After a week of procrastination, the Guardian has finally allowed 600 musicians to object to an article that rejected the teaching of musical literacy as elitist. You can read the full letter, with signatories, here.

Among the last signatories are the composers Brian Ferneyhough, Stephen Hough and Helen Grime.

Comments

  • Will Duffay says:

    They – and you – are of course correct, though there’s something rather amusing about Ferneyhough talking about the anti-elitist nature of written notation. Have you seen one of his scores?

    • John Borstlap says:

      Ferneyhough is the inventor of an entirely new notation method: you take a black sheet of paper and a bottle of tyoe-ex, and fill-in the space between the notes. And that is how it sounds.

      I was just going to enrich the list with my own signature, but now that F has signed as well, I decided to pass.

    • Hilary says:

      Acres of anonymous sounding solo flute pieces of this ilk, but this is top of the pile. The material feels really inhabited. In part because he’s a flautist? :https://m.youtube.com/watch?v=hrymva3SHCo

      Some of the more recent music I’ve heard feels rather mannered in compared to earlier gems like “Coloratura”and “Missa Brevis”

  • Eddie McGuire says:

    Thanks for bringing this letter to our attention. Should be spread far and wide and it will give a boost to counteracting the dumbing-down of music education in many schools.

  • Mike Aldren says:

    So music notation is elitist, is written language elitist too? This is the sort of ridiculous rubbish that tries to ban reading Shakespeare. The Grauniad strikes again.

  • Robert James says:

    Well obviously the original piece was moronic, though equally clearly simply designed to get the usual luvvies into a flap. So that worked.

    This guy Ian Pace who organised the letter.

    Shouldn’t we all be outraged at his suggestion in his astonishingly boring and self-righteous blog that we should all basically “no-platform” America and in particular its entartete Kunst?

    I read it so you don’t have to. My favourite bit was where he said we should listen to Michael Nyman rather than the American minimalists.

    Lefties! Luvvem!

    https://ianpace.wordpress.com/2017/01/29/how-about-a-week-without-american-culture/

    • Ian Pace says:

      The argument was saying how about having *one week* where one explores other culture, considering how big a part US culture plays in many people’s lives. Hardly a ‘no-platform’ approach. If I had written that about Portuguese or Dutch or Chilean or Indian culture, I wonder how many Caucasian English-speaking people would have had to make any changes at all?
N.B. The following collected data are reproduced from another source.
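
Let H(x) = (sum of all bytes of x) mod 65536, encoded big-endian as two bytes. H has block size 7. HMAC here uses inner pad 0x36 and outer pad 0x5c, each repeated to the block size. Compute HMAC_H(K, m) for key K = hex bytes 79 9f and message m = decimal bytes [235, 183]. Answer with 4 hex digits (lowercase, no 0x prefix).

Key hex bytes 79 9f is 2 bytes ≤ B = 7; zero-pad to 7 bytes: K' = 79 9f 00 00 00 00 00.
K' ⊕ ipad = 4f a9 36 36 36 36 36.  K' ⊕ opad = 25 c3 5c 5c 5c 5c 5c.
Inner input = (K'⊕ipad) ∥ m = 4f a9 36 36 36 36 36 ∥ eb b7.
Inner hash: sum = 79+169+54+54+54+54+54+235+183 = 936 → 03 a8.
Outer input = (K'⊕opad) ∥ inner = 25 c3 5c 5c 5c 5c 5c ∥ 03 a8.
Outer hash (tag): sum = 37+195+92+92+92+92+92+3+168 = 863 → 03 5f.

035f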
      Want to urge some to

      And yes, why not listen to Michael Nyman, or Louis Andriessen, or Per Nørgård, for a change, instead of American minimalists? Or try some Russian or Japanese jazz?

  • timbits says:

    I still think there is a germ of truth to Gill’s original piece, but she presented it really clumsily. She seems to confuse “being able to read music” with some kind of heavy duty education in theory.

    We should reject any notion that music education should not require (or should even avoid) musical literacy per se. I do think that more broad based “music appreciation” curricula could be greatly greatly improved, especially at younger ages where the decision to learn music more formally is often made.

    However, I also think that requiring an aspiring jazz guitarist or church choir conductor to take three years of counterpoint and learn how to analyze Mahler symphonies and transcribe late Beethoven quartets is a significant mistake that drives a lot of gifted performers (to say nothing of those who are just dipping their toe in) away from musical studies.

  • 5566hh says:

    “the composers Brian Ferneyhough, Stephen Hough…”

    Stephen Hough is not primarily known as a composer

  • Alexander Davidson says:

    Is this not breaking a butterfly upon a wheel?

  • Ron says:

    Personally I dislike his pretentious unfounded alien-styled inhumane chaotic pseudo-random material, which exists only for it’s own sake and creates sensory responses that are not of the composer’s intention, but just happen to occur.
    Make no mistake: Ferneyhough is no real composer; and the fact that this has never been accordingly stated or criticized shows the times in which we live: Feed the people any rubbish, with just a hint of added intellectual superiority and they’ll believe it and worship your ‘message’.

    … Ferneyhough… the charlatan king of pretentious wishful implication

    • May says:

      Great to see some comments critical of Brian Ferneyhough’s ummm… “output”.

      What I can also recommend, is the youtube channel called “fremsley001”, with great videos such as:
      – “Brian Ferneyhough … in his own words”

      fremsley001 has written this, about his youtube-channel:

      “Devoted to all music that stands up by itself without the use of pretentious titles, pseudo-intellectual posturing or technical complexity for its own sake.
      […]

      Objects of derision:
      Birtwistle, Emsley, Ferneyhough, Finnissy, Stockhausen.

      Mission:
      Exposing phonies.

      Riling pseuds, sycophants and the humourless.”